Australia hasn’t made the most of the lessons of covid-19 about masks, ventilation, and optimal vaccination to inform public health strategies to reduce the impact of seasonal flu. For individuals with chronic disease including chronic obstructive pulmonary disease and asthma, and for the health and aged care sectors, masks and other non-pharmaceutical interventions can help prevent respiratory viral infections and outbreaks. Despite an increase in flu vaccination rates in 2020, coverage has not increased considerably beyond pre-pandemic levels,15 and covid-19 booster vaccination has stagnated,16 underlining how Australia needs to maintain momentum to increase vaccination coverage.

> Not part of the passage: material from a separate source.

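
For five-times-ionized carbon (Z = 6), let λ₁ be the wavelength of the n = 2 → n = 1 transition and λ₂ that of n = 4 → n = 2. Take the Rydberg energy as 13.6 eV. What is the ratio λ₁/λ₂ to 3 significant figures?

λ ∝ 1/ΔE ∝ 1/(1/n_f² − 1/n_i²), and the Z² and hc factors cancel in the ratio.
λ₁/λ₂ = (1/2² − 1/4²)/(1/1² − 1/2²) = 0.1875/0.7500 = 0.250.

0.250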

Recent experience has shown us that covid-19 doesn’t have the seasonality of flu: it has multiple peaks a year, unlike flu’s winter peak. The burden of covid-19 still eclipses that of flu, but both are preventable. The use of a vaccine-plus strategy, enhanced by non-pharmaceutical interventions, should inform the policies that countries develop to prevent both covid-19 and flu, which will likely continue to co-circulate in the foreseeable future.
Competing interests: Raina MacIntyre currently receives funding for investigator driven research on influenza from Sanofi. She also currently receives funding from the Australian grant bodies NHMRC and MRFF. She is on the WHO Covid-19 Vaccine Composition Technical Advisory Group and the WHO SAGE Smallpox and Monkeypox Advisory Group. Nothing else to declare.
Provenance and peer review: Commissioned; not externally peer reviewed.